Tatsächlich konnten Fenical uns sein Team aus dem Zellextrakt von Stamm CNB-392 Bakterienart die Substanz "Salinosporamid A" isolieren, welche auf verschiedene menschliche Krebsarten inhibierend wirkt. Fenicals Entdeckung sorgte damals für Schlagzeilen, um danach aus der globalen Medienberichterstattung zu verschwinden. Doch für seine aus marinen Organismen gewonnene umfassende Substanzbibliothek interessiert sich heute die DTRA. Mit Hilfe der aktuellen 29 Millionen Dollar Investition und des Einsatzes der speziellen Focused Antisense Screening Technology wollen die Forscher weitere Wirkstoffkandidaten finden.
Handfeste wirtschaftliche Gründe
Die Offensive hat handfeste wirtschaftliche Gründe, wie Fenical zu verstehen gibt. Vor allem die Ausbreitung von antibiotikaresistenten Keimen auf dem Lande mache die Suche nach Substanzen gegen die Superbakterien unumgänglich – wobei der Ozean ein „unerschöpfliches Reservoir“ biete. Fenicals Vorstoß und die Avancen des DoD passen gut in das globale Bild, das der Pharmazeut Yogesh Chaudhari im Fachblatt „Drug Invention Today“ zeichnet: Vor allem Arzneimittelhersteller werden in Zukunft verstärkt auf marine Enzyme setzen und deren industrielle Produktion vorantreiben.
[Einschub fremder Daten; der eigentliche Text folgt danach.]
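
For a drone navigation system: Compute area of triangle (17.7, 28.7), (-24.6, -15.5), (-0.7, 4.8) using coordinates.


Area = |x_A(y_B-y_C) + x_B(y_C-y_A) + x_C(y_A-y_B)|/2
= |(-359.31) + 587.94 + (-30.94)|/2
= 197.69/2 = 98.845

98.845


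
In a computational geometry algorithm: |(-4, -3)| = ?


|u| = sqrt((-4)^2 + (-3)^2) = sqrt(25) = 5

5


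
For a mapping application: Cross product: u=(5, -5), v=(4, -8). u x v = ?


u x v = u_x*v_y - u_y*v_x = 5*(-8) - (-5)*4
= (-40) - (-20) = -20

-20


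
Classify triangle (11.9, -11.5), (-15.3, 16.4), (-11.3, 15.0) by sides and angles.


Side lengths squared: AB^2=1518.25, BC^2=17.96, CA^2=1240.49
Sorted: [17.96, 1240.49, 1518.25]
By sides: Scalene, By angles: Obtuse

Scalene, Obtuse


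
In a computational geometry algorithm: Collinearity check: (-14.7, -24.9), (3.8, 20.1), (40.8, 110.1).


Cross product: (3.8-(-14.7))*(110.1-(-24.9)) - (20.1-(-24.9))*(40.8-(-14.7))
= 0

Yes, collinear


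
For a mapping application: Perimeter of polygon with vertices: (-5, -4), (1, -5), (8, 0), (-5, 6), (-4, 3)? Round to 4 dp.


Sides: (-5, -4)->(1, -5): sqrt(37) = 6.082763, (1, -5)->(8, 0): sqrt(74) = 8.602325, (8, 0)->(-5, 6): sqrt(205) = 14.317821, (-5, 6)->(-4, 3): sqrt(10) = 3.162278, (-4, 3)->(-5, -4): sqrt(50) = 7.071068
Sum = 39.236255
Perimeter = 39.2363

39.2363


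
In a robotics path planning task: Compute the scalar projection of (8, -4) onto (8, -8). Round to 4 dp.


u.v = 96, |v| = sqrt(128) = 11.3137
Scalar projection = u.v / |v| = 96 / sqrt(128) = 8.4853

8.4853


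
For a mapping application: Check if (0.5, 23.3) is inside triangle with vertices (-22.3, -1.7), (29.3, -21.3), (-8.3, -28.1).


Cross products: AB x AP = 1736.88, BC x BP = -1872.8, CA x CP = -951.92
All same sign? no

No, outside


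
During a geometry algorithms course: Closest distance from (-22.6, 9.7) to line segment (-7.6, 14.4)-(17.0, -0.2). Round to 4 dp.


Project P onto AB: t = 0 (clamped to [0,1])
Closest point on segment: (-7.6, 14.4)
Distance: 15.7191

15.7191


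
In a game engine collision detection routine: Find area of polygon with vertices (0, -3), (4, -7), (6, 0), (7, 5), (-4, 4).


Shoelace sum: (0*(-7) - 4*(-3)) + (4*0 - 6*(-7)) + (6*5 - 7*0) + (7*4 - (-4)*5) + ((-4)*(-3) - 0*4)
= 144
Area = |144|/2 = 72

72


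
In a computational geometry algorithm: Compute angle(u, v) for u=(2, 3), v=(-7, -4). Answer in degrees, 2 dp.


u.v = -26, |u| = sqrt(13) = 3.6056, |v| = sqrt(65) = 8.0623
cos(theta) = u.v/(|u||v|) = -26/sqrt(845) = -0.894427
theta = acos(-0.894427) = 153.43 degrees

153.43 degrees


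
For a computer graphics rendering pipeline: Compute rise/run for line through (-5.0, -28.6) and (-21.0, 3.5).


slope = (y2-y1)/(x2-x1) = (3.5-(-28.6))/((-21)-(-5)) = 32.1/(-16) = -2.0063

-2.0063


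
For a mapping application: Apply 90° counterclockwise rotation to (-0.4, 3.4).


90° CCW: (x,y) -> (-y, x)
(-0.4,3.4) -> (-3.4, -0.4)

(-3.4, -0.4)


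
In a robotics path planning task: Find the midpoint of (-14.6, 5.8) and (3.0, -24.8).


M = (((-14.6)+3)/2, (5.8+(-24.8))/2)
= (-5.8, -9.5)

(-5.8, -9.5)


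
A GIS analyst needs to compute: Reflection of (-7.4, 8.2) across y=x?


Reflection over y=x: (x,y) -> (y,x)
(-7.4, 8.2) -> (8.2, -7.4)

(8.2, -7.4)


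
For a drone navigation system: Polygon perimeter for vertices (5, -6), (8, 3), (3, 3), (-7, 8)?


Sides: (5, -6)->(8, 3): sqrt(90) = 9.486833, (8, 3)->(3, 3): sqrt(25) = 5, (3, 3)->(-7, 8): sqrt(125) = 11.18034, (-7, 8)->(5, -6): sqrt(340) = 18.439089
Sum = 44.106262
Perimeter = 44.1063

44.1063


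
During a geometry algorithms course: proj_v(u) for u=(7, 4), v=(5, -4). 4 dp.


u.v = 19, |v| = sqrt(41) = 6.4031
Scalar projection = u.v / |v| = 19 / sqrt(41) = 2.9673

2.9673


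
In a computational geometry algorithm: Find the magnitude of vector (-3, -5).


|u| = sqrt((-3)^2 + (-5)^2) = sqrt(34) = 5.831

5.831


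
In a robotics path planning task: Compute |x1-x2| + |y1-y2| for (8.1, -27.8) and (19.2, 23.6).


|8.1-19.2| + |(-27.8)-23.6| = 11.1 + 51.4 = 62.5

62.5


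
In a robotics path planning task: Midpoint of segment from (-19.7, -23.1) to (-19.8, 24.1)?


M = (((-19.7)+(-19.8))/2, ((-23.1)+24.1)/2)
= (-19.75, 0.5)

(-19.75, 0.5)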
Staatliches Interesse der Wikinger-Nachfahren
Ein Extrakt des Winzlings im antarktischen Meer lebenden Pseudoalteromonas atlantica beispielsweise dient der Kosmetikindustrie schon heute als Mittel gegen Kälte und Austrocknung. Medizinisch weitaus wichtiger dürfte das vom Mikroorganismus produzierte Enzym Galactosidase sein. Denn der Einsatz der a-Variante des marinen Enzyms ermöglicht die Verwandlung von Blutgruppenantigenen des B-Typs in Antigene der Blutgruppe Null. Damit, so resümieren die Forscher um Chaudhari, habe der Einsatz des Enzyms bereits Einzug in die Transfusiontherapie gehalten. Arktische Sedimente und das Südchinesische Meer wiederum bieten Mikroorganismen, die das Enzym Esterase herstellen. Ob Waschmittelproduktion, Lebensmittelindustrie oder Arzneimittel - das Enzym spielt heute eine zentrale Rolle.
Als vielversprechend erweist sich auch das im skandinavischen Lachs enthaltene Enzym Zonase, das, auf die Haut aufgetragen, womöglich die alten Wikinger begeistert hätte. Denn die Substanz entfaltet eine beachtliche Antifalten-Wirkung selbst unter extremen Witterungsbedingungen. Jetzt aber scheinen die Nachfahren der einstigen Eroberer das Meer aus pharmazeutischer Sicht neu zu entdecken: Die staatliche norwegische Investitionsgesellschaft „Innovation Norway“ stellte am 26. Januar 2011 insgesamt 650.000 Kronen für die Durchführung der ersten klinischen Studie mit Zonase zur Verfügung.